La finalità della riforma è molto chiara: consentire al consumatore di recedere dal contratto con la stessa facilità con cui lo ha concluso. Il legislatore europeo ha infatti ritenuto che il diritto di recesso, pur essendo già previsto dalla normativa vigente, sia spesso poco conosciuto o comunque non sempre agevole da esercitare nella pratica. La nuova funzione è quindi pensata sia per semplificare le modalità operative del recesso sia per rendere più evidente ai consumatori l’esistenza stessa di questo importante diritto.

La nuova disciplina non introduce un nuovo diritto di recesso e non modifica le regole sostanziali già previste dal Codice del Consumo. Restano infatti invariati i termini entro i quali il recesso può essere esercitato, le condizioni richieste dalla legge e gli effetti che derivano dal suo esercizio. Ciò che cambia è esclusivamente la modalità con cui il consumatore manifesta la propria volontà di sciogliersi dal contratto.

Prima dell’introduzione dell’articolo 54-bis, il consumatore che intendeva recedere doveva normalmente inviare una dichiarazione al professionista attraverso strumenti quali e-mail, PEC, raccomandata o altri mezzi idonei a dimostrare l’avvenuta comunicazione. Dal 19 giugno 2026, invece, per i contratti conclusi tramite interfacce online, il consumatore potrà utilizzare una specifica funzione presente sulla stessa piattaforma con cui ha concluso il contratto, senza dover predisporre e trasmettere una comunicazione separata.

L’ambito di applicazione della nuova disciplina è molto ampio. Essa riguarda non soltanto i servizi finanziari, compresi i contratti di credito e i contratti assicurativi, ma in generale tutte le principali tipologie di contratti a distanza disciplinate dal Codice del Consumo. Rientrano quindi nella nuova normativa, tra gli altri, i contratti di vendita di beni, i contratti per la prestazione di servizi, compresi i servizi di comunicazione elettronica, i contratti di fornitura di contenuti e servizi digitali e quelli relativi alla somministrazione di gas, acqua, energia elettrica e teleriscaldamento. Restano esclusivamente esclusi i casi espressamente indicati dall’articolo 47 del Codice del Consumo.
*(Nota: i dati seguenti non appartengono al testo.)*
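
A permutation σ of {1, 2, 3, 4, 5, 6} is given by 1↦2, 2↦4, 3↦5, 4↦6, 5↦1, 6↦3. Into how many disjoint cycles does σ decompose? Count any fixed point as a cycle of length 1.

Cycle decomposition: (1 2 4 6 3 5).
1 cycle.

1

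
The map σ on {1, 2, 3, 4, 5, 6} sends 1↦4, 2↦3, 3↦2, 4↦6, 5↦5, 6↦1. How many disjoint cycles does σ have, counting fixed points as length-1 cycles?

Cycle decomposition: (1 4 6) (2 3) (5).
3 cycles.

3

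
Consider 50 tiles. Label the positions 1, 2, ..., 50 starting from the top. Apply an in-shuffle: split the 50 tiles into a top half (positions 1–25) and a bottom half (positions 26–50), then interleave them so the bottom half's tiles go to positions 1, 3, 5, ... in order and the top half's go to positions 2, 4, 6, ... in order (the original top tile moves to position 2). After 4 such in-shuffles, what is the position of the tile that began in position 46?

22

Track the tile's position through each in-shuffle:
46 → 41 → 31 → 11 → 22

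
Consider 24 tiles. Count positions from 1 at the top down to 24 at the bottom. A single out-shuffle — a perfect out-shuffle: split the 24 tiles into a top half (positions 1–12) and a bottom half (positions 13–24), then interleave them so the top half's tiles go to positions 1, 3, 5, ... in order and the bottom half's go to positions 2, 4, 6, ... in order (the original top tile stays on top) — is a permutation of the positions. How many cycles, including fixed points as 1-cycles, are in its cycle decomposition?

Trace each unvisited position around until it returns:
(1) (2 3 5 9 17 10 ... len 11) (6 11 21 18 12 23 ... len 11) (24)
4 cycles in total.

4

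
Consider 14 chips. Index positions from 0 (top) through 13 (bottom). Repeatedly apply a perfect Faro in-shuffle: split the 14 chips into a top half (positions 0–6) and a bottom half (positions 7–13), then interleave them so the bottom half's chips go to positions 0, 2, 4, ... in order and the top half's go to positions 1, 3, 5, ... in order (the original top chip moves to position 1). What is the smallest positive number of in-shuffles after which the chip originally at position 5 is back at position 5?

4

Follow position 5 under repeated in-shuffles:
5 → 11 → 8 → 2 → 5
It first returns after 4 in-shuffles.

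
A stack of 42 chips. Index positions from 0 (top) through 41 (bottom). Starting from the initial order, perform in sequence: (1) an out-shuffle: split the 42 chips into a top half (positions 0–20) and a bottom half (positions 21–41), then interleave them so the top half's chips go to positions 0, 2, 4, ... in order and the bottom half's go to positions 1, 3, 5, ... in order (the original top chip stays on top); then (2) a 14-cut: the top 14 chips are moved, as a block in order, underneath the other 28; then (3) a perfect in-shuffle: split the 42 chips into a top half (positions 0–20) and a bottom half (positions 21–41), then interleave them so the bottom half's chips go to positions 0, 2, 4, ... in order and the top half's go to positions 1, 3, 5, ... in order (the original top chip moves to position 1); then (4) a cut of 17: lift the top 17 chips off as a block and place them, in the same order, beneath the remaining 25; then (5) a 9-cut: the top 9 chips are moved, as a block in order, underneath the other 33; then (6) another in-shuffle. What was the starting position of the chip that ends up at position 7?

14

Undo the operations in reverse order, starting from position 7:
  undo op 6 (in-shuffle, from top half): 7 ← 3
  undo op 5 (cut 9): 3 ← 12
  undo op 4 (cut 17): 12 ← 29
  undo op 3 (in-shuffle, from top half): 29 ← 14
  undo op 2 (cut 14): 14 ← 28
  undo op 1 (out-shuffle, from top half): 28 ← 14
So the chip at position 7 came from original position 14.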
La legge stabilisce inoltre precisi requisiti che la funzione di recesso deve rispettare. Essa deve essere chiaramente individuabile dal consumatore, riportare una dicitura inequivocabile come “Recedere dal contratto qui” o altra espressione equivalente, essere facilmente visibile e facilmente accessibile e rimanere disponibile senza interruzioni per tutto il periodo durante il quale il diritto di recesso può essere esercitato.
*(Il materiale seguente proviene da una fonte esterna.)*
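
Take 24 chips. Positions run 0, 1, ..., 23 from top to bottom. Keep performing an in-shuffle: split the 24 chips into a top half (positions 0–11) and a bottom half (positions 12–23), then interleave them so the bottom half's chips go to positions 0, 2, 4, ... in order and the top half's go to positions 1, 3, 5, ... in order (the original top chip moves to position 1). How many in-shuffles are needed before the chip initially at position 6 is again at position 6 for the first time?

Follow position 6 under repeated in-shuffles:
6 → 13 → 2 → 5 → 11 → 23 → 22 → 20 → 16 → 8 → 17 → 10 → 21 → 18 → 12 → 0 → 1 → 3 → 7 → 15 → 6
It first returns after 20 in-shuffles.

20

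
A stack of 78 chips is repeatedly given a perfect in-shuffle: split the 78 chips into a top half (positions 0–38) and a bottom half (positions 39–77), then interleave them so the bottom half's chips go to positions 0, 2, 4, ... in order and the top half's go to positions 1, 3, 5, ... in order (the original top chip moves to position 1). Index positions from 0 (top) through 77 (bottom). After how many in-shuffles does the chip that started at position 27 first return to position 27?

39

Follow position 27 under repeated in-shuffles:
27 → 55 → 32 → 65 → 52 → 26 → 53 → 28 → ... → 27 (length 39)
It first returns after 39 in-shuffles.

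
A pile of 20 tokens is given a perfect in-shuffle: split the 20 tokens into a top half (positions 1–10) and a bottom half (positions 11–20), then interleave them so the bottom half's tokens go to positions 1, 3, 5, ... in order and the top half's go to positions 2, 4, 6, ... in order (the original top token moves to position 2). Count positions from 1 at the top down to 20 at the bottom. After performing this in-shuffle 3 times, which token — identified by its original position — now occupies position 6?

6

Work backwards from position 6, undoing one in-shuffle at a time:
6 ← 3 ← 12 ← 6
So the token now at position 6 started at position 6.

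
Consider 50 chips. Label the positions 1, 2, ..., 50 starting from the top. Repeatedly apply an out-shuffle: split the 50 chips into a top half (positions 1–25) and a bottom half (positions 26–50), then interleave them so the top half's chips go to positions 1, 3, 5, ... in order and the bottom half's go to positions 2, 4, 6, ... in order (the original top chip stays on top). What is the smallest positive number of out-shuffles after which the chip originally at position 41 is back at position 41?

Follow position 41 under repeated out-shuffles:
41 → 32 → 14 → 27 → 4 → 7 → 13 → 25 → ... → 41 (length 21)
It first returns after 21 out-shuffles.

21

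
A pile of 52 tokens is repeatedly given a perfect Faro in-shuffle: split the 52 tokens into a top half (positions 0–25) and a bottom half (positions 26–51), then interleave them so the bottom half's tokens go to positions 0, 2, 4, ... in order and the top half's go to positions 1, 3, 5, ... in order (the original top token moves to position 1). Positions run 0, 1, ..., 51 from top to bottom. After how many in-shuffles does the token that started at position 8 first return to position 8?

52

Follow position 8 under repeated in-shuffles:
8 → 17 → 35 → 18 → 37 → 22 → 45 → 38 → ... → 8 (length 52)
It first returns after 52 in-shuffles.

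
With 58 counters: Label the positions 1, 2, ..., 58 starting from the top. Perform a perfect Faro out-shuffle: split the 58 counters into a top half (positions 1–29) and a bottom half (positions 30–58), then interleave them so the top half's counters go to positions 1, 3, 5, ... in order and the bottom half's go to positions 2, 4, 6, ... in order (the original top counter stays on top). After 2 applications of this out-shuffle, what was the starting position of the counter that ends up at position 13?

4

Work backwards from position 13, undoing one out-shuffle at a time:
13 ← 7 ← 4
So the counter now at position 13 started at position 4.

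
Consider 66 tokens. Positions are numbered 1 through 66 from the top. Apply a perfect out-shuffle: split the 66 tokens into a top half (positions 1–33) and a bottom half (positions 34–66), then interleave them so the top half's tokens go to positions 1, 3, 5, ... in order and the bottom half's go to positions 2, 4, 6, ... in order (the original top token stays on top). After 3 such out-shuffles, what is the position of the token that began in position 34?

Track the token's position through each out-shuffle:
34 → 2 → 3 → 5

5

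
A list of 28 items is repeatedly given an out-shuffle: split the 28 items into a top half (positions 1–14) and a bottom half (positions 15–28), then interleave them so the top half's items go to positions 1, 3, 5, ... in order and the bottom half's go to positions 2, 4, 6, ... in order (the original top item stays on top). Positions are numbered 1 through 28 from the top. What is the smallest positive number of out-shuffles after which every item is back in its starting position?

18

The out-shuffle permutes the 28 positions with cycle lengths [1, 1, 2, 6, 18].
Every item is home exactly when every cycle has completed a whole number of laps, i.e. after lcm(1, 2, 6, 18) = 18 out-shuffles.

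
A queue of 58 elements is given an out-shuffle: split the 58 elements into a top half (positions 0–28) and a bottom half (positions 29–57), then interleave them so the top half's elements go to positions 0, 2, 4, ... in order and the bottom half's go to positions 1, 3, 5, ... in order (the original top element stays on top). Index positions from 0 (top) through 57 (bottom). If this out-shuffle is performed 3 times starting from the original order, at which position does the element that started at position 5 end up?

Track the element's position through each out-shuffle:
5 → 10 → 20 → 40

40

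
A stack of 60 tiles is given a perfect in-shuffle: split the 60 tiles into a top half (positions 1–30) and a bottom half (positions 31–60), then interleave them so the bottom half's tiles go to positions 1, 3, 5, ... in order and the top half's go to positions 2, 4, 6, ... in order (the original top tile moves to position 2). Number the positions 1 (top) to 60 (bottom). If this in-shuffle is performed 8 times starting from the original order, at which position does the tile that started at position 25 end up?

56

Track the tile's position through each in-shuffle:
25 → 50 → 39 → 17 → 34 → 7 → 14 → 28 → 56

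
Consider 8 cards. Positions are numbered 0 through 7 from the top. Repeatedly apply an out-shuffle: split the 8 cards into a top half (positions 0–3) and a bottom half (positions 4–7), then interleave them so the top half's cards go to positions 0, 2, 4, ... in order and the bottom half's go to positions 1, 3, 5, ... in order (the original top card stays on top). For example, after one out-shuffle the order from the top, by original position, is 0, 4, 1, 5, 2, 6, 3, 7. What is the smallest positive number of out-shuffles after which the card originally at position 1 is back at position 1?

Follow position 1 under repeated out-shuffles:
1 → 2 → 4 → 1
It first returns after 3 out-shuffles.

3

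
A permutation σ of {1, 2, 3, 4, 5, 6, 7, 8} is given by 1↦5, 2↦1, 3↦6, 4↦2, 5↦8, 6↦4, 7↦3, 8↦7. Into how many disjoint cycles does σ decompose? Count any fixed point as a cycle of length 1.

Cycle decomposition: (1 5 8 7 3 6 4 2).
1 cycle.

1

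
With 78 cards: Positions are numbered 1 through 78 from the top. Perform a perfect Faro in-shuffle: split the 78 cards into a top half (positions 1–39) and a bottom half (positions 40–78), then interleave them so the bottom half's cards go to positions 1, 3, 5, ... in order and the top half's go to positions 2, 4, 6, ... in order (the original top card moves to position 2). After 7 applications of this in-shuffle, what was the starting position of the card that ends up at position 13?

18

Work backwards from position 13, undoing one in-shuffle at a time:
13 ← 46 ← 23 ← 51 ← 65 ← 72 ← 36 ← 18
So the card now at position 13 started at position 18.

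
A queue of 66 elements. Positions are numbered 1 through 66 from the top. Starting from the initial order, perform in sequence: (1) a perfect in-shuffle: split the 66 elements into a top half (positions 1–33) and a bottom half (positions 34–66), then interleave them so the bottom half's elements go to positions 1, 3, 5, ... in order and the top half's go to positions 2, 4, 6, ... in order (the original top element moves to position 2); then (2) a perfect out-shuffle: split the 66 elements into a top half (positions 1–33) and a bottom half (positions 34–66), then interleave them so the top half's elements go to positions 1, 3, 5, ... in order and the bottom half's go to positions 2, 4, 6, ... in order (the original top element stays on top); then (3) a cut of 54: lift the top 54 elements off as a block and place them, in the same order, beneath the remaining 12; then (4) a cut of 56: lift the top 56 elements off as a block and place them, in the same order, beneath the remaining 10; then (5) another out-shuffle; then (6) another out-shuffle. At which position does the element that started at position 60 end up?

Track the element from position 60 forward through each operation:
  after op 1 (in-shuffle): 60 → 53
  after op 2 (out-shuffle): 53 → 40
  after op 3 (cut 54): 40 → 52
  after op 4 (cut 56): 52 → 62
  after op 5 (out-shuffle): 62 → 58
  after op 6 (out-shuffle): 58 → 50

50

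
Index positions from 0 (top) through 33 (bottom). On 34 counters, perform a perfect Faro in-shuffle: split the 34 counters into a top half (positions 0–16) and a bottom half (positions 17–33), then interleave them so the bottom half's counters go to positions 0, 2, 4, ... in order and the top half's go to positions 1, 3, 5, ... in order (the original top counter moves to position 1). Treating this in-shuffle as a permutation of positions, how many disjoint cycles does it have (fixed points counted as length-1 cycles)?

Trace each unvisited position around until it returns:
(0 1 3 7 15 31 ... len 12) (2 5 11 23 12 25 ... len 12) (4 9 19) (6 13 27 20) (14 29 24)
5 cycles in total.

5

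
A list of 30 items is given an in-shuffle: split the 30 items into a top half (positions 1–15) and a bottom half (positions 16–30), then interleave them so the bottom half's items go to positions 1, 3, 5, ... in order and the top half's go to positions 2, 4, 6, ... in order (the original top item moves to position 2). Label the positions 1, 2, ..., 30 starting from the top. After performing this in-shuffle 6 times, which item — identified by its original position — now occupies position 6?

Work backwards from position 6, undoing one in-shuffle at a time:
6 ← 3 ← 17 ← 24 ← 12 ← 6 ← 3
So the item now at position 6 started at position 3.

3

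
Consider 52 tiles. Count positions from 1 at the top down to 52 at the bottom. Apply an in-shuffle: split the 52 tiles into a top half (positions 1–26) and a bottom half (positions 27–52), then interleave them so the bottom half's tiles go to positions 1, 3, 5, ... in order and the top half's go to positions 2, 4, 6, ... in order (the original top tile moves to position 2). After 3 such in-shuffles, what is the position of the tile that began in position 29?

20

Track the tile's position through each in-shuffle:
29 → 5 → 10 → 20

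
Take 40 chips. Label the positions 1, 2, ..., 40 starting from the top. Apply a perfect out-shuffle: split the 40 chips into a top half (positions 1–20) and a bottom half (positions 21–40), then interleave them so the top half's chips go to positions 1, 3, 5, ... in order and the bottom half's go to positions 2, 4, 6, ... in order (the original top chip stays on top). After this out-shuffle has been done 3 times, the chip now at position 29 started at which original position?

24

Work backwards from position 29, undoing one out-shuffle at a time:
29 ← 15 ← 8 ← 24
So the chip now at position 29 started at position 24.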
L’esercizio del recesso tramite la nuova funzione avviene attraverso una procedura semplice articolata in tre passaggi: l’attivazione del pulsante di recesso, la compilazione del modulo elettronico predisposto dal professionista e l’invio della dichiarazione mediante la funzione di conferma. Una volta ricevuta la comunicazione, il professionista deve trasmettere al consumatore una ricevuta contenente il testo della dichiarazione e l’indicazione della data e dell’ora di trasmissione. Tale ricevuta può costituire una prova particolarmente importante dell’avvenuto esercizio del diritto.

È importante ricordare che, ai fini del rispetto dei termini previsti dalla legge, rileva il momento in cui il consumatore invia la dichiarazione attraverso la funzione di conferma presente sulla piattaforma. È quindi tale momento che consente di verificare se il diritto di recesso sia stato esercitato tempestivamente.

Accanto all’obbligo di predisporre la funzione di recesso, il professionista è tenuto a fornire al consumatore informazioni chiare e comprensibili sulla sua esistenza e sulla sua collocazione all’interno del sito o dell’applicazione. Tali informazioni devono essere messe a disposizione prima della conclusione del contratto, sia nei contratti aventi ad oggetto beni e servizi non finanziari sia nei contratti relativi a servizi finanziari.

In caso di contestazione, il consumatore può limitarsi a segnalare l’assenza delle informazioni obbligatorie o della funzione di recesso. Sarà invece il professionista a dover dimostrare di avere correttamente adempiuto agli obblighi previsti dalla legge, poiché il Codice del Consumo pone espressamente a suo carico l’onere della prova.